The Painful Death of a Yemen Child Bride

12 year old Fawziyah Abdullah Youssef dies in childbirth after 3 days of labor.

ByABC News
September 14, 2009, 12:41 PM

DUBAI, UAE, Sept. 14, 2009— -- After days of struggling through labor a 12-year-old "child bride" has died in Yemen, her baby a stillborn.

Fawziyah Abdullah Youssef was married last year at the age of 11 to a 24-year-old. In a custom that is common in Yemen, her parents pulled her from school so that she could be given to her betrothed.

"Families think child marriage is a good thing…that it comes directly from Islam. They don't understand the dangers," Ahmad Al-Qureishi of Seyaj, a Yemeni children's rights group, tells ABC News.
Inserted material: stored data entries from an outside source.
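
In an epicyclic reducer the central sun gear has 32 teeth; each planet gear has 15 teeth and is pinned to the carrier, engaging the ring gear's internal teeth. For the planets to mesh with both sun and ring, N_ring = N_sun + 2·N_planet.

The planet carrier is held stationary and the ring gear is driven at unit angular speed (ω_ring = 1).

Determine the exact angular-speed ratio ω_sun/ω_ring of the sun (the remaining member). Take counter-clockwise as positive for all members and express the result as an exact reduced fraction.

-31/16

N_ring = 32 + 2·15 = 62
32(ω_s−ω_c) = −62(ω_r−ω_c),  ω_c=0, ω_r=1
ω_s = 0 − (62/32)(1−0) = -31/16
ω_s/ω_r = -31/16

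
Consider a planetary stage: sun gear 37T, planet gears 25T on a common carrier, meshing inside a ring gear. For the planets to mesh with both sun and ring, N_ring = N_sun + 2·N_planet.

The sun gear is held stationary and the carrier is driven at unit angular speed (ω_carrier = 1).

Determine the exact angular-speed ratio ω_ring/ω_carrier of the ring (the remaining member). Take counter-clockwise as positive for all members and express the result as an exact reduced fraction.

N_ring = 37 + 2·25 = 87
37(ω_s−ω_c) = −87(ω_r−ω_c),  ω_s=0, ω_c=1
ω_r = 1 − (37/87)(0−1) = 124/87
ω_r/ω_c = 124/87

124/87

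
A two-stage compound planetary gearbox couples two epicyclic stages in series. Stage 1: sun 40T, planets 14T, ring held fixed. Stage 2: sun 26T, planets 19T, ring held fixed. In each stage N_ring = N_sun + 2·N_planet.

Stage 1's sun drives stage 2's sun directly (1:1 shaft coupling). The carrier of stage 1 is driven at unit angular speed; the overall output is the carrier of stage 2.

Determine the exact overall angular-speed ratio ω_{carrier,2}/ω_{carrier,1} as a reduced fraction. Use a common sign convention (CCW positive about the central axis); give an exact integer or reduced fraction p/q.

39/50

Stage 1: N_ring = 40 + 2·14 = 68
Stage 1: 40(ω_s−ω_c) = −68(ω_r−ω_c),  ω_r=0, ω_c=1
Stage 1: ω_s = 1 − (68/40)(0−1) = 27/10
  ⇒ ω_s¹/ω_c¹ = 27/10
Stage 2: N_ring = 26 + 2·19 = 64
Stage 2: 26(ω_s−ω_c) = −64(ω_r−ω_c),  ω_r=0, ω_s=1
Stage 2: 26(1−ω_c) = −64(0−ω_c)  ⇒  90ω_c = 26  ⇒  ω_c = 13/45
  ⇒ ω_c²/ω_s² = 13/45
Coupling ω_s² = ω_s¹ ⇒ overall = 27/10 × 13/45 = 39/50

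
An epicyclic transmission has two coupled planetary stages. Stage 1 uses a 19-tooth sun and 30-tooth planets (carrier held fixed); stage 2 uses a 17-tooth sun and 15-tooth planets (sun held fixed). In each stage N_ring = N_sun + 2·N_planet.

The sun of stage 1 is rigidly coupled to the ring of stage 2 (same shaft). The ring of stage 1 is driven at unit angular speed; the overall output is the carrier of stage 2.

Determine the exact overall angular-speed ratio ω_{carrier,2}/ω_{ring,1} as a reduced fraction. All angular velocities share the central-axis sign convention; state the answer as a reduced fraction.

-3713/1216

Stage 1: N_ring = 19 + 2·30 = 79
Stage 1: 19(ω_s−ω_c) = −79(ω_r−ω_c),  ω_c=0, ω_r=1
Stage 1: ω_s = 0 − (79/19)(1−0) = -79/19
  ⇒ ω_s¹/ω_r¹ = -79/19
Stage 2: N_ring = 17 + 2·15 = 47
Stage 2: 17(ω_s−ω_c) = −47(ω_r−ω_c),  ω_s=0, ω_r=1
Stage 2: 17(0−ω_c) = −47(1−ω_c)  ⇒  64ω_c = 47  ⇒  ω_c = 47/64
  ⇒ ω_c²/ω_r² = 47/64
Coupling ω_r² = ω_s¹ ⇒ overall = -79/19 × 47/64 = -3713/1216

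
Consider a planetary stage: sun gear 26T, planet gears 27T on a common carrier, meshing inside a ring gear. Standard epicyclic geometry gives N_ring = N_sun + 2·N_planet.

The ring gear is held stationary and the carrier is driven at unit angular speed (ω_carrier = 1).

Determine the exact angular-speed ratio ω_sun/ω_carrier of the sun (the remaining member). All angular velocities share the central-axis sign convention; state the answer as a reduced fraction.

53/13

N_ring = 26 + 2·27 = 80
26(ω_s−ω_c) = −80(ω_r−ω_c),  ω_r=0, ω_c=1
ω_s = 1 − (80/26)(0−1) = 53/13
ω_s/ω_c = 53/13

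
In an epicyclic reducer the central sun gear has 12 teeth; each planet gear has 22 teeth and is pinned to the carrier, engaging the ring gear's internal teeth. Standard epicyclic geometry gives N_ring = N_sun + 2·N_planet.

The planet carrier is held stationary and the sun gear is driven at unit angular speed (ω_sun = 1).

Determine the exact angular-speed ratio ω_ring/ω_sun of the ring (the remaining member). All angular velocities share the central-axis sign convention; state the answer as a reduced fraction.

-3/14

N_ring = 12 + 2·22 = 56
12(ω_s−ω_c) = −56(ω_r−ω_c),  ω_c=0, ω_s=1
ω_r = 0 − (12/56)(1−0) = -3/14
ω_r/ω_s = -3/14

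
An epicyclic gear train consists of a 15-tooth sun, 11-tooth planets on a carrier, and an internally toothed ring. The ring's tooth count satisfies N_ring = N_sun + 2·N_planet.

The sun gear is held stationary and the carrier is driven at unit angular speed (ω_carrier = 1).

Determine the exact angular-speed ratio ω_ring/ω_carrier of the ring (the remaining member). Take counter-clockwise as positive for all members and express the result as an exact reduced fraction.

52/37

N_ring = 15 + 2·11 = 37
15(ω_s−ω_c) = −37(ω_r−ω_c),  ω_s=0, ω_c=1
ω_r = 1 − (15/37)(0−1) = 52/37
ω_r/ω_c = 52/37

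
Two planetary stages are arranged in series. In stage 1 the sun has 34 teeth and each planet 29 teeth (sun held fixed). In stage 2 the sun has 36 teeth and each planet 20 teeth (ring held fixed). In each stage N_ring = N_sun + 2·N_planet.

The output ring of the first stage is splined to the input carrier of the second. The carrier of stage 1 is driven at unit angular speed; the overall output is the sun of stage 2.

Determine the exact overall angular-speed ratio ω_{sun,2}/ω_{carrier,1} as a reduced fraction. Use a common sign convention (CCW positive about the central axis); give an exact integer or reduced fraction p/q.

98/23

Stage 1: N_ring = 34 + 2·29 = 92
Stage 1: 34(ω_s−ω_c) = −92(ω_r−ω_c),  ω_s=0, ω_c=1
Stage 1: ω_r = 1 − (34/92)(0−1) = 63/46
  ⇒ ω_r¹/ω_c¹ = 63/46
Stage 2: N_ring = 36 + 2·20 = 76
Stage 2: 36(ω_s−ω_c) = −76(ω_r−ω_c),  ω_r=0, ω_c=1
Stage 2: ω_s = 1 − (76/36)(0−1) = 28/9
  ⇒ ω_s²/ω_c² = 28/9
Coupling ω_c² = ω_r¹ ⇒ overall = 63/46 × 28/9 = 98/23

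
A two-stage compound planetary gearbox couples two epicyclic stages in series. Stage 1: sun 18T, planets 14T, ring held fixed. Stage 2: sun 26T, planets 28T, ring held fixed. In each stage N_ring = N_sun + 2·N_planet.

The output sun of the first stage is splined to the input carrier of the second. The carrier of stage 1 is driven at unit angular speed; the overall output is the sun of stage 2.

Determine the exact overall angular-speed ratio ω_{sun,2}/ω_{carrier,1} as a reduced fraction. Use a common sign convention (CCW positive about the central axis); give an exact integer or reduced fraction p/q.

Stage 1: N_ring = 18 + 2·14 = 46
Stage 1: 18(ω_s−ω_c) = −46(ω_r−ω_c),  ω_r=0, ω_c=1
Stage 1: ω_s = 1 − (46/18)(0−1) = 32/9
  ⇒ ω_s¹/ω_c¹ = 32/9
Stage 2: N_ring = 26 + 2·28 = 82
Stage 2: 26(ω_s−ω_c) = −82(ω_r−ω_c),  ω_r=0, ω_c=1
Stage 2: ω_s = 1 − (82/26)(0−1) = 54/13
  ⇒ ω_s²/ω_c² = 54/13
Coupling ω_c² = ω_s¹ ⇒ overall = 32/9 × 54/13 = 192/13

192/13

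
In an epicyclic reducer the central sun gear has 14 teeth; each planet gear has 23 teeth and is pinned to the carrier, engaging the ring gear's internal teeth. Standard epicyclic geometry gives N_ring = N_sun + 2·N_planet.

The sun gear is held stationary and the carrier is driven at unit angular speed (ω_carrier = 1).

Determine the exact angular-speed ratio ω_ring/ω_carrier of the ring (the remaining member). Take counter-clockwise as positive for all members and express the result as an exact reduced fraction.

N_ring = 14 + 2·23 = 60
14(ω_s−ω_c) = −60(ω_r−ω_c),  ω_s=0, ω_c=1
ω_r = 1 − (14/60)(0−1) = 37/30
ω_r/ω_c = 37/30

37/30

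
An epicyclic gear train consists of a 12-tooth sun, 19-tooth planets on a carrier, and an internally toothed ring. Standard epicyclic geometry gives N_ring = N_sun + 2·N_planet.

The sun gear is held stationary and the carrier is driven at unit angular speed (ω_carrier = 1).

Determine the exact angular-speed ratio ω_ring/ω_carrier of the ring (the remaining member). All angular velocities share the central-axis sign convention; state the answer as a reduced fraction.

N_ring = 12 + 2·19 = 50
12(ω_s−ω_c) = −50(ω_r−ω_c),  ω_s=0, ω_c=1
ω_r = 1 − (12/50)(0−1) = 31/25
ω_r/ω_c = 31/25

31/25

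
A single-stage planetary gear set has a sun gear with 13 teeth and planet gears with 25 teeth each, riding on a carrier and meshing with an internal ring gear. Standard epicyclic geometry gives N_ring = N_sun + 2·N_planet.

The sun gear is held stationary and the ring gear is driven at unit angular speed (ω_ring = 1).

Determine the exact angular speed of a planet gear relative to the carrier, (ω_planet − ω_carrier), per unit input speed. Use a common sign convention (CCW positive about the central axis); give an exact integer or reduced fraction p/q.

N_ring = 13 + 2·25 = 63
13(ω_s−ω_c) = −63(ω_r−ω_c),  ω_s=0, ω_r=1
13(0−ω_c) = −63(1−ω_c)  ⇒  76ω_c = 63  ⇒  ω_c = 63/76
sun–planet: 13·(0−63/76) = −25·(ω_p−ω_c)  ⇒  ω_p−ω_c = −(13/25)·(-63/76) = 819/1900

819/1900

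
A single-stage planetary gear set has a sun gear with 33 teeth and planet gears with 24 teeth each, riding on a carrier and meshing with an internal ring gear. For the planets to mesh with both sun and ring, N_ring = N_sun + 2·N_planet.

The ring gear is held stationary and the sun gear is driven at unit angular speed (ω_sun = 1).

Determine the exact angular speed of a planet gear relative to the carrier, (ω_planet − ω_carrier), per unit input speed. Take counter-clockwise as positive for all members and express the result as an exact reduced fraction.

-297/304

N_ring = 33 + 2·24 = 81
33(ω_s−ω_c) = −81(ω_r−ω_c),  ω_r=0, ω_s=1
33(1−ω_c) = −81(0−ω_c)  ⇒  114ω_c = 33  ⇒  ω_c = 11/38
sun–planet: 33·(1−11/38) = −24·(ω_p−ω_c)  ⇒  ω_p−ω_c = −(33/24)·(27/38) = -297/304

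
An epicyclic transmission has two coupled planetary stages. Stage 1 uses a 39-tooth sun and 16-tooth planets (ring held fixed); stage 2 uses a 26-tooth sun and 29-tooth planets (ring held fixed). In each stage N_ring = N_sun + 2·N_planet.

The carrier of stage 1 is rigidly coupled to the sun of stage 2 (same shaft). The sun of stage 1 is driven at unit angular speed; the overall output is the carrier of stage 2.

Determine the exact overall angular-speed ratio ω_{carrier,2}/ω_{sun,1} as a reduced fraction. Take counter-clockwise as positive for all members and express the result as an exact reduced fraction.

Stage 1: N_ring = 39 + 2·16 = 71
Stage 1: 39(ω_s−ω_c) = −71(ω_r−ω_c),  ω_r=0, ω_s=1
Stage 1: 39(1−ω_c) = −71(0−ω_c)  ⇒  110ω_c = 39  ⇒  ω_c = 39/110
  ⇒ ω_c¹/ω_s¹ = 39/110
Stage 2: N_ring = 26 + 2·29 = 84
Stage 2: 26(ω_s−ω_c) = −84(ω_r−ω_c),  ω_r=0, ω_s=1
Stage 2: 26(1−ω_c) = −84(0−ω_c)  ⇒  110ω_c = 26  ⇒  ω_c = 13/55
  ⇒ ω_c²/ω_s² = 13/55
Coupling ω_s² = ω_c¹ ⇒ overall = 39/110 × 13/55 = 507/6050

507/6050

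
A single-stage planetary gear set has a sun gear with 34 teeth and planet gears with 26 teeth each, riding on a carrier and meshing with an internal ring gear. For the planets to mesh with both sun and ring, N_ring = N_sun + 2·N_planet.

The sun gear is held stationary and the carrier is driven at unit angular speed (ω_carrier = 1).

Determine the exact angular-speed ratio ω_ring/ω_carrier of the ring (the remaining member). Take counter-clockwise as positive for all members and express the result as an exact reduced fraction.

60/43

N_ring = 34 + 2·26 = 86
34(ω_s−ω_c) = −86(ω_r−ω_c),  ω_s=0, ω_c=1
ω_r = 1 − (34/86)(0−1) = 60/43
ω_r/ω_c = 60/43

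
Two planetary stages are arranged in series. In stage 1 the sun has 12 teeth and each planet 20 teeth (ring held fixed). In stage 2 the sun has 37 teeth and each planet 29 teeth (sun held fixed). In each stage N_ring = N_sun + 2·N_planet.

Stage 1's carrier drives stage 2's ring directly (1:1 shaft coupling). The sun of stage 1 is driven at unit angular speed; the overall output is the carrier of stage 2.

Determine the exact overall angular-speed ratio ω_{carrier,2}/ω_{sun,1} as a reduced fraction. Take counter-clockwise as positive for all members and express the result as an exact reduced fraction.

95/704

Stage 1: N_ring = 12 + 2·20 = 52
Stage 1: 12(ω_s−ω_c) = −52(ω_r−ω_c),  ω_r=0, ω_s=1
Stage 1: 12(1−ω_c) = −52(0−ω_c)  ⇒  64ω_c = 12  ⇒  ω_c = 3/16
  ⇒ ω_c¹/ω_s¹ = 3/16
Stage 2: N_ring = 37 + 2·29 = 95
Stage 2: 37(ω_s−ω_c) = −95(ω_r−ω_c),  ω_s=0, ω_r=1
Stage 2: 37(0−ω_c) = −95(1−ω_c)  ⇒  132ω_c = 95  ⇒  ω_c = 95/132
  ⇒ ω_c²/ω_r² = 95/132
Coupling ω_r² = ω_c¹ ⇒ overall = 3/16 × 95/132 = 95/704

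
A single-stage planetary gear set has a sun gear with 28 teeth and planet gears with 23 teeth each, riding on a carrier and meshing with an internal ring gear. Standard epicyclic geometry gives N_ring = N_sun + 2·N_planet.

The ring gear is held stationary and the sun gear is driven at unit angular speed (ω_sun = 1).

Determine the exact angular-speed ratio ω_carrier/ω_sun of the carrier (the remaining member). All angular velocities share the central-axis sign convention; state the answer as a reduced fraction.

14/51

N_ring = 28 + 2·23 = 74
28(ω_s−ω_c) = −74(ω_r−ω_c),  ω_r=0, ω_s=1
28(1−ω_c) = −74(0−ω_c)  ⇒  102ω_c = 28  ⇒  ω_c = 14/51
ω_c/ω_s = 14/51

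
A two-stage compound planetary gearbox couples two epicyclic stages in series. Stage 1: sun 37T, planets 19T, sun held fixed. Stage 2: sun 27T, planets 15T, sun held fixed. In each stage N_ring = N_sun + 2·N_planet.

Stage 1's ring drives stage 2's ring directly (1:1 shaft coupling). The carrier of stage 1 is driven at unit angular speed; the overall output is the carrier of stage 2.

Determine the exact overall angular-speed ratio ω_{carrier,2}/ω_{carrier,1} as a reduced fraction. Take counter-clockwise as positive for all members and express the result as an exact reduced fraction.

76/75

Stage 1: N_ring = 37 + 2·19 = 75
Stage 1: 37(ω_s−ω_c) = −75(ω_r−ω_c),  ω_s=0, ω_c=1
Stage 1: ω_r = 1 − (37/75)(0−1) = 112/75
  ⇒ ω_r¹/ω_c¹ = 112/75
Stage 2: N_ring = 27 + 2·15 = 57
Stage 2: 27(ω_s−ω_c) = −57(ω_r−ω_c),  ω_s=0, ω_r=1
Stage 2: 27(0−ω_c) = −57(1−ω_c)  ⇒  84ω_c = 57  ⇒  ω_c = 19/28
  ⇒ ω_c²/ω_r² = 19/28
Coupling ω_r² = ω_r¹ ⇒ overall = 112/75 × 19/28 = 76/75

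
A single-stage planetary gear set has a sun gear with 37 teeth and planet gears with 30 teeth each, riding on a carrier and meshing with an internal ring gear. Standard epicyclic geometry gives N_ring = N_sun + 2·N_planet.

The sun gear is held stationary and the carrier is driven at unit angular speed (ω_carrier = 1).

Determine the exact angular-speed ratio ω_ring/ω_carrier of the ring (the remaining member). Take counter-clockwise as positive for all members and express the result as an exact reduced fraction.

134/97

N_ring = 37 + 2·30 = 97
37(ω_s−ω_c) = −97(ω_r−ω_c),  ω_s=0, ω_c=1
ω_r = 1 − (37/97)(0−1) = 134/97
ω_r/ω_c = 134/97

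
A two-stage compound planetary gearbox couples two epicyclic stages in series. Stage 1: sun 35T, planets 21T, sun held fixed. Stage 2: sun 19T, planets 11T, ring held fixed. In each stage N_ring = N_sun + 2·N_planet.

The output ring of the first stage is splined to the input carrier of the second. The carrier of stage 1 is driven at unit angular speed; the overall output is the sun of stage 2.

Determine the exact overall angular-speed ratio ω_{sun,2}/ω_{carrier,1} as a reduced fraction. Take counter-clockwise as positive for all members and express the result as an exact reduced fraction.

960/209

Stage 1: N_ring = 35 + 2·21 = 77
Stage 1: 35(ω_s−ω_c) = −77(ω_r−ω_c),  ω_s=0, ω_c=1
Stage 1: ω_r = 1 − (35/77)(0−1) = 16/11
  ⇒ ω_r¹/ω_c¹ = 16/11
Stage 2: N_ring = 19 + 2·11 = 41
Stage 2: 19(ω_s−ω_c) = −41(ω_r−ω_c),  ω_r=0, ω_c=1
Stage 2: ω_s = 1 − (41/19)(0−1) = 60/19
  ⇒ ω_s²/ω_c² = 60/19
Coupling ω_c² = ω_r¹ ⇒ overall = 16/11 × 60/19 = 960/209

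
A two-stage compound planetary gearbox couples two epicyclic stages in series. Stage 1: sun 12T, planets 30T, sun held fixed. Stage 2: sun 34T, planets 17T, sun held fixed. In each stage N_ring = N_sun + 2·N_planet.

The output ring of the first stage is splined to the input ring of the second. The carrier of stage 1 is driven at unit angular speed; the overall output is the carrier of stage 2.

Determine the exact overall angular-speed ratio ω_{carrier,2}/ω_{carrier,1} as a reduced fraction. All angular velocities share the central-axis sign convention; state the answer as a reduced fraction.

7/9

Stage 1: N_ring = 12 + 2·30 = 72
Stage 1: 12(ω_s−ω_c) = −72(ω_r−ω_c),  ω_s=0, ω_c=1
Stage 1: ω_r = 1 − (12/72)(0−1) = 7/6
  ⇒ ω_r¹/ω_c¹ = 7/6
Stage 2: N_ring = 34 + 2·17 = 68
Stage 2: 34(ω_s−ω_c) = −68(ω_r−ω_c),  ω_s=0, ω_r=1
Stage 2: 34(0−ω_c) = −68(1−ω_c)  ⇒  102ω_c = 68  ⇒  ω_c = 2/3
  ⇒ ω_c²/ω_r² = 2/3
Coupling ω_r² = ω_r¹ ⇒ overall = 7/6 × 2/3 = 7/9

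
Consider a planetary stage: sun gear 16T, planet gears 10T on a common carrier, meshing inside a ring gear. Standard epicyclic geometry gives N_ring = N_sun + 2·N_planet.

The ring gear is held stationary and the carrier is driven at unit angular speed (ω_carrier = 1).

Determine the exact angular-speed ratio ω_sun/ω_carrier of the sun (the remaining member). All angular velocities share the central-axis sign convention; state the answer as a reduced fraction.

13/4

N_ring = 16 + 2·10 = 36
16(ω_s−ω_c) = −36(ω_r−ω_c),  ω_r=0, ω_c=1
ω_s = 1 − (36/16)(0−1) = 13/4
ω_s/ω_c = 13/4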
The dangers are apparent in statistic gathered by the United Nations. Yemen has a high maternal death rate of 430 women per 100,000 births – more than 20 times that of its neighbor, Saudi Arabia -- and is in the top 50 countries ranked for high infant mortality.

Most of the maternal deaths are for early pregnancy, according to UNICEF.

"It's a deeply embedded social habit. For every one child marriage we can stop there are five more," said Naseem Rehman, a UNICEF spokesman in Yemen's capital of Sana'a.

Rehman says child brides in Yemen face a "triple disadvantage," having to cope with a lost childhood, a pregnancy their bodies aren't ready to handle, and often forced to give birth at home, far from any health facility.

An estimated 50 percent of women in Yemen are married before age 18, some as young as eight. In recent years Yemen's civil society and women's rights activists have pushed back against the practice, which is prevalent in what has long been the poorest country in the Arabian Peninsula.

Calls For New Law

In February Yemen's parliament passed a child marriages law setting a minimum age of 17, but it has yet to be enacted. The bill has long been challenged by conservative lawmakers who say it would contradict the laws of Islam.

The law also challenges rural and tribal customs. Marriages are often arranged by parents to serve the family's interests; a child marriage can bring a dowry payment, and relieves a household from having to feed one more child.